Alex Neve and Sarah Morales: Site C dam still far from ‘point of no return’
Vancouver Sun
Last month, the B.C. Supreme Court handed the Horgan government a victory that may prove much more costly than a defeat.
The West Moberly and Prophet River First Nations had asked the court to temporarily suspend construction of the Site C dam, or at least protect critical areas of the Peace Valley while their still unresolved Treaty rights challenge is being considered. On Oct. 24, Justice Warren Milman dismissed the injunction application entirely. This is exactly what the provincial government and B.C. Hydro had asked the court to do.
At the same time, the judge ruled that the First Nations’ legal challenge can continue with the possibility that, if the First Nations are able to prove their case, the dam could be stopped before plans to flood the Peace River Valley are completed.
In other words, the court told the province, if you so choose, you’re free to continue sinking billions of dollars into a project you might never be allowed to complete.
Many commentators have zeroed in on Milman’s statement that the First Nations case against Site C is “weak.” Critically, however, the injunction process only required the First Nations to bring forward enough evidence to establish that they have a “serious” case — which the court acknowledged they did. Much more evidence and testimony will be heard in the court during the four-year trial that is still to come.
Significantly, a number of legal scholars — including John Borrows, whose writing on the Constitutional protection of Indigenous peoples’ rights is frequently cited by the courts — have commented that while First Nations always face an uphill struggle to protect their rights, the West Moberly and Prophet River First Nations actually have a strong case that flooding the Peace Valley is incompatible with protection of their treaty rights.
The responsibility to uphold treaty rights is part of the Canadian Constitution and as such transcends the policies and priorities of the government of the day. The Peace River Valley is one of the few areas left in northeast B.C. that has not been irreparably transformed by industrial development. It is also crucial to the history and cultural traditions of the Dunne-Za and Cree peoples, while sustaining many of the critical plants and wildlife on which they depend.
If First Nations are able to prove that flooding the Peace River will prevent the meaningful exercise of their hunting, fishing and trapping rights, the onus will then shift to the province to prove that a violation of these rights is justified.

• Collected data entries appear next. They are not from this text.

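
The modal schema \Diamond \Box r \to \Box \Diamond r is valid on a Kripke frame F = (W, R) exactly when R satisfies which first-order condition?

This is the .2 axiom.
Its frame correspondent is convergence — \forall x \forall y \forall z (Rxy \wedge Rxz \to \exists w (Ryw \wedge Rzw)).

convergence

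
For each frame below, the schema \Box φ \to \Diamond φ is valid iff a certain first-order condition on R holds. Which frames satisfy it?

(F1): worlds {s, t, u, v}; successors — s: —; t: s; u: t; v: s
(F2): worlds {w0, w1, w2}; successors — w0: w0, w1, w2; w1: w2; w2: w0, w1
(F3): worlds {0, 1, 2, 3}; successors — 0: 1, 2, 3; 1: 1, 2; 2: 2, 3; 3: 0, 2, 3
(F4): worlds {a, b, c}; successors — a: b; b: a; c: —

The schema corresponds to seriality: \forall x \exists y Rxy.
(F1): fails — world s has no successor.
(F2): condition met.
(F3): condition met.
(F4): fails — world c has no successor.
Valid on: (F2), (F3).

(F2), (F3)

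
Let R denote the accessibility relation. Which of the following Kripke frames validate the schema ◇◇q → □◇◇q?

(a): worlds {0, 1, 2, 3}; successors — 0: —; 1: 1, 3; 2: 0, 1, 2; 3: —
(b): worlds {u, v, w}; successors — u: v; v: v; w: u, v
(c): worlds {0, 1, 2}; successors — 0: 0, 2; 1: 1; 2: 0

(b), (c)

This is the axiom for a generalized confluence (Geach) condition; its first-order frame correspondent is ∀x ∀y ∀z ((xR²y ∧ xRz) → ∃w (y = w ∧ zR²w)).
(a): fails — 1R²1, 1R3 but no w with 1=w and 3R²w.
(b): ✓.
(c): ✓.
Valid on: (b), (c).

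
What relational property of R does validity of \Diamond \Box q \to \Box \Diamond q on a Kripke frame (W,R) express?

This schema is the .2 axiom.
It corresponds to convergence: \forall x \forall y \forall z (Rxy \wedge Rxz \to \exists w (Ryw \wedge Rzw)).

Convergence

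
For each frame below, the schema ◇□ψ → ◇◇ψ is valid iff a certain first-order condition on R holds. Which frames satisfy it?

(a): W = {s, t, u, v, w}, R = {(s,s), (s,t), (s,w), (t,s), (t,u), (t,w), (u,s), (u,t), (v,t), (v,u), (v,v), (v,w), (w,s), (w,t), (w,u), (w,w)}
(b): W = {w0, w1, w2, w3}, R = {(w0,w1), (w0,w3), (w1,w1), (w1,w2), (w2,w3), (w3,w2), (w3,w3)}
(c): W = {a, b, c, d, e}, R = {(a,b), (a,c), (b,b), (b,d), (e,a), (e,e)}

(a), (b)

The schema corresponds to a generalized confluence (Geach) condition: ∀x ∀y (xRy → ∃w (yRw ∧ xR²w)).
(a): holds.
(b): holds.
(c): fails — aRc but no w with cRw and aR²w.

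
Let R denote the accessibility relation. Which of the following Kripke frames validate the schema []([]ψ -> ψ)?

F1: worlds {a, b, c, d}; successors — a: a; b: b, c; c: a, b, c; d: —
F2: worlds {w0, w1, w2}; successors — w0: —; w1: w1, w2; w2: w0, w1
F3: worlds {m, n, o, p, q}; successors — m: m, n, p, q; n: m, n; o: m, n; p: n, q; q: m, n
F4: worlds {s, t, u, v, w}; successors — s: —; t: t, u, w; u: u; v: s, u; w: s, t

F1

The schema corresponds to shift-reflexivity: forall x forall y (Rxy -> Ryy).
F1: condition met.
F2: fails — Rw1w2 but not Rw2w2.
F3: fails — Rpq but not Rqq.
F4: fails — Rvs but not Rss.
Valid on: F1.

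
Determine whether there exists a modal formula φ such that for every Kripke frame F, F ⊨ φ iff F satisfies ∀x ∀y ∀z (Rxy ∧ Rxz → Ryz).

The condition is the Euclidean property. A defining modal formula is ◇q → □◇q.
Suppose ◇q→□◇q is valid. Take Rxy, Rxz and set V(q)={y}. Then ◇q at x, so □◇q at x, so ◇q at z, so some w with Rzw has q; w=y, i.e. Rzy. By symmetry of the argument, Ryz.

Yes — defined by ◇q → □◇q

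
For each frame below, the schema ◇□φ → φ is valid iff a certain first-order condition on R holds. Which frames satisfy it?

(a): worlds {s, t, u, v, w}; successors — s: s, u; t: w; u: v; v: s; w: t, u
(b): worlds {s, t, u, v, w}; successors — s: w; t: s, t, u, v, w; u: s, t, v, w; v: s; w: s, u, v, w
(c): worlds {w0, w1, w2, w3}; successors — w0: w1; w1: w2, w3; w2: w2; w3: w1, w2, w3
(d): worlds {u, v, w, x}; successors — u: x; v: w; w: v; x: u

(d)

The schema corresponds to a generalized confluence (Geach) condition: ∀x ∀y (xRy → ∃w (yRw ∧ x = w)).
(a): fails — sRu but no w* with uRw* and s=w*.
(b): fails — tRs but no w* with sRw* and t=w*.
(c): fails — w0Rw1 but no w with w1Rw and w0=w.
(d): condition met.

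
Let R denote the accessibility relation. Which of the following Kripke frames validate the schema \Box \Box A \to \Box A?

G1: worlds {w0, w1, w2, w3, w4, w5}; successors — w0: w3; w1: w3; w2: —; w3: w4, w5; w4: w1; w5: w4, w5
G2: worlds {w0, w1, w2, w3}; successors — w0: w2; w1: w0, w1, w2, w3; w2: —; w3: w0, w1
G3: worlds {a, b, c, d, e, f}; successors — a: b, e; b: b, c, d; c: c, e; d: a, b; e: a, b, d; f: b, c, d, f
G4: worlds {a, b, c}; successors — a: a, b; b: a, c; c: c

Frame correspondent (Sahlqvist): \forall x \forall y (Rxy \to \exists z (Rxz \wedge Rzy)) — i.e. density.
G1: fails — Rw1w3 but no z with Rw1z and Rzw3.
G2: fails — Rw0w2 but no z with Rw0z and Rzw2.
G3: fails — Rae but no z with Raz and Rze.
G4: ✓.

G4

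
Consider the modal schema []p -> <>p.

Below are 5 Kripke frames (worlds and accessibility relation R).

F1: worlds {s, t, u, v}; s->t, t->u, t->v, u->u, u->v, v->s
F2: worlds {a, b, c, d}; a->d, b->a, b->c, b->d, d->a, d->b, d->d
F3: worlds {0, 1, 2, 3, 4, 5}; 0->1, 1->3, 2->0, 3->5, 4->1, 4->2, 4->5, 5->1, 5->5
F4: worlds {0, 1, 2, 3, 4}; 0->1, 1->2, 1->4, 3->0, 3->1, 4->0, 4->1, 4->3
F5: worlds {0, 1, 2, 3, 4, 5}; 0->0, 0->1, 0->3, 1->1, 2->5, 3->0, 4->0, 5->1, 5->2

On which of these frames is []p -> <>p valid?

F1, F3, F5

Frame correspondent (Sahlqvist): forall x exists y Rxy — i.e. seriality.
F1: condition met.
F2: fails — world c has no successor.
F3: condition met.
F4: fails — world 2 has no successor.
F5: condition met.
Valid on: F1, F3, F5.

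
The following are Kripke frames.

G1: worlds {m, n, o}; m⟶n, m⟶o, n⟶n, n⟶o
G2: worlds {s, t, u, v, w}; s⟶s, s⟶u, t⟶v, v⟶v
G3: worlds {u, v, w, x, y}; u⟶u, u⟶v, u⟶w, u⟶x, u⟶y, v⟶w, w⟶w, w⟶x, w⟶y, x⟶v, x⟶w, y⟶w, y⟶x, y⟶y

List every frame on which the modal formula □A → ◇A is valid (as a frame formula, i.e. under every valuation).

This is the axiom for seriality; its first-order frame correspondent is ∀x ∃y Rxy.
G1: fails — world o has no successor.
G2: fails — world u has no successor.
G3: satisfies the condition.

G3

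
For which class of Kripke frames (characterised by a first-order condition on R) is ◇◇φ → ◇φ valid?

transitivity

Equivalently (dual form): □φ → □□φ.
Suppose □φ→□□φ is valid. Take Rxy, Ryz and set V(φ)={w : Rxw}. Then □φ at x, so □□φ at x, so □φ at y, so φ at z, i.e. Rxz.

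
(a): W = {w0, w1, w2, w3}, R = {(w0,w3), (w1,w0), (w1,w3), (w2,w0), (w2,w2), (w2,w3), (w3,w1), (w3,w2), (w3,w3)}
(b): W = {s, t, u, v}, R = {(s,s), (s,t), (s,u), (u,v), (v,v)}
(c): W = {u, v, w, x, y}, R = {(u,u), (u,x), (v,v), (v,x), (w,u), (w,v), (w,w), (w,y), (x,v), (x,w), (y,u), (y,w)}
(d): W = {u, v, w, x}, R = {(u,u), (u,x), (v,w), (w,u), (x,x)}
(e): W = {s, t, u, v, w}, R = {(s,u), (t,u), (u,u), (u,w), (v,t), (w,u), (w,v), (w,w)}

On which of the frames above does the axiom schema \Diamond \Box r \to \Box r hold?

Frame correspondent (Sahlqvist): \forall x \forall y \forall z (Rxy \wedge Rxz \to Ryz) — i.e. the Euclidean property.
(a): fails — Rw1w0 and Rw1w0 but not Rw0w0.
(b): fails — Rsu and Rsu but not Ruu.
(c): fails — Rux and Ruu but not Rxu.
(d): fails — Rux and Ruu but not Rxu.
(e): fails — Rvt and Rvt but not Rtt.
Valid on no frame.

none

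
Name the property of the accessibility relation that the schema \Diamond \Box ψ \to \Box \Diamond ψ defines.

Suppose ◇□ψ→□◇ψ is valid. Take Rxy, Rxz and set V(ψ)={w : Ryw}. Then □ψ at y so ◇□ψ at x, so □◇ψ at x, so ◇ψ at z, giving w with Rzw and Ryw.
Conversely, on a frame with convergence the schema holds at every world under every valuation.
Frame condition: \forall x \forall y \forall z (Rxy \wedge Rxz \to \exists w (Ryw \wedge Rzw)).

convergence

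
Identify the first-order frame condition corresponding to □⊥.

□⊥ is valid iff no world has any successor (otherwise □⊥ fails at any world with one).

emptiness of R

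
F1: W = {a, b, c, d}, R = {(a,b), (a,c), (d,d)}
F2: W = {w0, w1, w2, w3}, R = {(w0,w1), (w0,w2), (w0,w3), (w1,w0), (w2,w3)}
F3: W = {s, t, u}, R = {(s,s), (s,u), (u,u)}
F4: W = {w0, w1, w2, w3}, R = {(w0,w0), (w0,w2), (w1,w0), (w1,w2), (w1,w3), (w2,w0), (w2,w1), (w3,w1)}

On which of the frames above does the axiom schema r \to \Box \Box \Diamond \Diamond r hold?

F1

Frame correspondent (Sahlqvist): \forall x \forall z (x R^2 z \to \exists w (x = w \wedge z R^2 w)) — i.e. a generalized confluence (Geach) condition.
F1: holds.
F2: fails — w0R²w3 but no w with w0=w and w3R²w.
F3: fails — sR²u but no w with s=w and uR²w.
F4: fails — w1R²w2 but no w with w1=w and w2R²w.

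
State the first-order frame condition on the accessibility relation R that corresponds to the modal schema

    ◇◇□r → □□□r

This is a Sahlqvist (Geach-type) schema ◇^2□^1r → □^3◇^0r.
Minimal-valuation argument: fix x; take any y with xR^2y and any z with xR^3z. Set V(r) to the set of worlds R-reachable from y in exactly 1 step. Then □^1r holds at y, so the antecedent holds at x; validity forces ◇^0r at z, giving a w with zR^0w and yR^1w.
First-order correspondent: ∀x ∀y ∀z ((xR²y ∧ xR³z) → ∃w (yRw ∧ z = w)).

∀x ∀y ∀z ((xR²y ∧ xR³z) → ∃w (yRw ∧ z = w))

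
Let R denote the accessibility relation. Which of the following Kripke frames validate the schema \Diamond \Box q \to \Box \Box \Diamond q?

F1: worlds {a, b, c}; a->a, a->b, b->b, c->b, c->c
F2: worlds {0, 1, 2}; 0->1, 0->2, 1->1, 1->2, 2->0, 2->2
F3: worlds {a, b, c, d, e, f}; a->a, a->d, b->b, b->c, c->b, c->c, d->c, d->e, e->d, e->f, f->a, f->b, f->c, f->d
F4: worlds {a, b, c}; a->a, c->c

F1, F2, F4

The schema corresponds to a generalized confluence (Geach) condition: \forall x \forall y \forall z ((xRy \wedge x R^2 z) \to \exists w (yRw \wedge zRw)).
F1: satisfies the condition.
F2: satisfies the condition.
F3: fails — aRa, aR²c but no w with aRw and cRw.
F4: satisfies the condition.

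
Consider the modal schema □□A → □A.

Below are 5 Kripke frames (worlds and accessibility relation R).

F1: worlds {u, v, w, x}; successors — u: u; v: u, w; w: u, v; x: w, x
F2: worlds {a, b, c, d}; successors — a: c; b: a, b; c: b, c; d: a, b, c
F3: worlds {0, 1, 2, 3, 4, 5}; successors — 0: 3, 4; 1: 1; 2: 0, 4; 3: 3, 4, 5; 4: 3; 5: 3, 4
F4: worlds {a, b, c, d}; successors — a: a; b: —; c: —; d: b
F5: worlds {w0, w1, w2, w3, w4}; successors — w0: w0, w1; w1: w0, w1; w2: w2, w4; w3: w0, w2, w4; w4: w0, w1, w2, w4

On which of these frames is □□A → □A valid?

The schema corresponds to density: ∀x ∀y (Rxy → ∃z (Rxz ∧ Rzy)).
F1: fails — Rvw but no z with Rvz and Rzw.
F2: holds.
F3: fails — R20 but no z with R2z and Rz0.
F4: fails — Rdb but no z with Rdz and Rzb.
F5: holds.

F2, F5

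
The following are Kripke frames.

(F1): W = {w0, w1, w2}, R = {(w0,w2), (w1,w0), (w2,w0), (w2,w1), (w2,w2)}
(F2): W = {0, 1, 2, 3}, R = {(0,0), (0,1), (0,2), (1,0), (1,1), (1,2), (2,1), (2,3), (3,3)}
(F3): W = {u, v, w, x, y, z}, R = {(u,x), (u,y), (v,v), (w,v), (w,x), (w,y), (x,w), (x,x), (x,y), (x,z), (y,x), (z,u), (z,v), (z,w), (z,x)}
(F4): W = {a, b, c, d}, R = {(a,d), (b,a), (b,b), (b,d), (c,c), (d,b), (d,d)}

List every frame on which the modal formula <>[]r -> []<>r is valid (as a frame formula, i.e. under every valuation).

(F4)

This is the axiom for convergence; its first-order frame correspondent is forall x forall y forall z (Rxy & Rxz -> exists w (Ryw & Rzw)).
(F1): fails — Rw2w1 and Rw2w0 but w1 and w0 have no common successor.
(F2): fails — R23 and R21 but 3 and 1 have no common successor.
(F3): fails — Rwx and Rwv but x and v have no common successor.
(F4): condition met.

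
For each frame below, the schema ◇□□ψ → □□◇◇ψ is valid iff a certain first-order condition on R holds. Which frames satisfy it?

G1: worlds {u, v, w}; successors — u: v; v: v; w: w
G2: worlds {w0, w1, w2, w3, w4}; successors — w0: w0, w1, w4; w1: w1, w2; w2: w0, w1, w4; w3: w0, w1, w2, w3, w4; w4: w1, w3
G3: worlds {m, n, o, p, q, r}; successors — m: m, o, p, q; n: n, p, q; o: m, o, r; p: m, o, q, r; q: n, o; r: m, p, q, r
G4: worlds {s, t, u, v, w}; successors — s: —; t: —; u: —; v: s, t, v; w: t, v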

Meeting the strict requirements for justification of treaty rights infringement under Canadian law may be all but impossible to do given that the B.C. Utilities Commission has already determined that there are less destructive alternatives available at equal or lower cost than completing Site C.
Under the circumstances, one would expect that a prudent government would be reluctant to risk investing even more money in Site C until they know for sure whether the project can ever be completed. Unfortunately, prudence has never been part of the picture when it comes to the Site C project.
Around this time last year, just weeks before announcing his government’s support for continued construction of Site C, Premier John Horgan publicly acknowledged the ultimate fate of the project might be determined in court. The premier had a chance at that moment to make good on his promises to respect the rights of Indigenous peoples. But instead of declaring that the outstanding issue of possible treaty rights violations needed to be resolved before spending another dollar on Site C, the premier embraced his predecessor’s claim that the project had already been pushed to “the point of no return.” Then, when First Nations launched a new legal challenge, Horgan further alienated First Nations leadership by unleashing government lawyers in an attempt to reinterpret and undermine the very rights he had promised to champion.
The fact is, however, that the Site C dam is still very far from the point of no return. The project is far from even the halfway mark to completion and many questions have been raised about the ability of B.C. Hydro to finish the project on time or on budget even without a court-ordered injunction. Critically, as the examples of the Trans Mountain and Northern Gateway pipelines clearly demonstrate, courts can and will shut down major resource development projects — even projects enthusiastically backed by federal and provincial governments — if Indigenous peoples can establish that these governments have failed their Constitutional responsibilities.
A court-ordered work suspension would have offered the Horgan government a face-saving way out of the reckless gamble of continued investment in Site C. The premier and his cabinet — indeed the whole province — may come to regret the fact that their lawyers prevailed in this first skirmish in the courts.
Alex Neve is secretary-general of Amnesty International Canada. Sarah Morales is an associate professor in the University of Victoria’s Faculty of Law and a member of the board of directors of Amnesty International Canada.